Anesthetic Considerations⁷

• Patients with CLD have an increased risk of morbidity and mortality during surgery, and even a well-performed surgical and anesthetic procedure can provoke decompensation.
• Preoperative management should focus on optimizing liver function and treating any associated issues¬ – coagulopathy, ascites, encephalopathy, PH, and renal failure.
• The choice of anesthetic technique depends on the urgency of the case, nature of the surgery, and the condition of the patient. There is no single best option.

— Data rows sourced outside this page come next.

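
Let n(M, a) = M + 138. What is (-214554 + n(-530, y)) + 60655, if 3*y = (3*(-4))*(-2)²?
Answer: -154291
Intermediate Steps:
y = -16 (y = ((3*(-4))*(-2)²)/3 = (-12*4)/3 = (⅓)*(-48) = -16)
n(M, a) = 138 + M
(-214554 + n(-530, y)) + 60655 = (-214554 + (138 - 530)) + 60655 = (-214554 - 392) + 60655 = -214946 + 60655 = -154291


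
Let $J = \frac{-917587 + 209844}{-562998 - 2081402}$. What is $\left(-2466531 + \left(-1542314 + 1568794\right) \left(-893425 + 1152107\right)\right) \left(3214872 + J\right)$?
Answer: $\frac{58212821769466341722147}{2644400} \approx 2.2014 \cdot 10^{16}$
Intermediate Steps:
$J = \frac{707743}{2644400}$ ($J = - \frac{707743}{-2644400} = \left(-707743\right) \left(- \frac{1}{2644400}\right) = \frac{707743}{2644400} \approx 0.26764$)
$\left(-2466531 + \left(-1542314 + 1568794\right) \left(-893425 + 1152107\right)\right) \left(3214872 + J\right) = \left(-2466531 + \left(-1542314 + 1568794\right) \left(-893425 + 1152107\right)\right) \left(3214872 + \frac{707743}{2644400}\right) = \left(-2466531 + 26480 \cdot 258682\right) \frac{8501408224543}{2644400} = \left(-2466531 + 6849899360\right) \frac{8501408224543}{2644400} = 6847432829 \cdot \frac{8501408224543}{2644400} = \frac{58212821769466341722147}{2644400}$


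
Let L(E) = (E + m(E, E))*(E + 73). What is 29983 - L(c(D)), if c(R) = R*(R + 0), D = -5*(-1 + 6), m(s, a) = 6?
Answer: -410455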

• Monitoring during the case uses more invasive modalities than with non-CLD patients. Arterial lines are regularly placed, and the use of transesophageal echocardiography has become commonplace.
• Regional and neuraxial techniques are popular, but existing or predicted worsening of coagulopathy can make the choice controversial.
• The preservation of hepatic blood flow is an important factor. Both neuraxial and general anesthetic techniques, using intravenous anesthetic drugs or volatile agents, can cause significant falls in blood pressure and hepatic blood flow.
• Drug handling by the diseased liver can be unpredictable but, in general, alterations to metabolic pathways, protein binding, and volume of distribution require both dosage and timing modifications.
• Multimodal analgesia including regional anesthesia is a proven option. Nonsteroidal anti-inflammatory drugs are often disregarded due to the risk of renal toxicity and increased bleeding. Opioids and sedatives should be used judiciously, especially in patients with hepatic encephalopathy.
• Viscoelastic testing is often used to guide the perioperative management of coagulopathy. Platelet counts and fibrinogen levels are often low, and laboratory measurements of clotting indices are usually abnormal.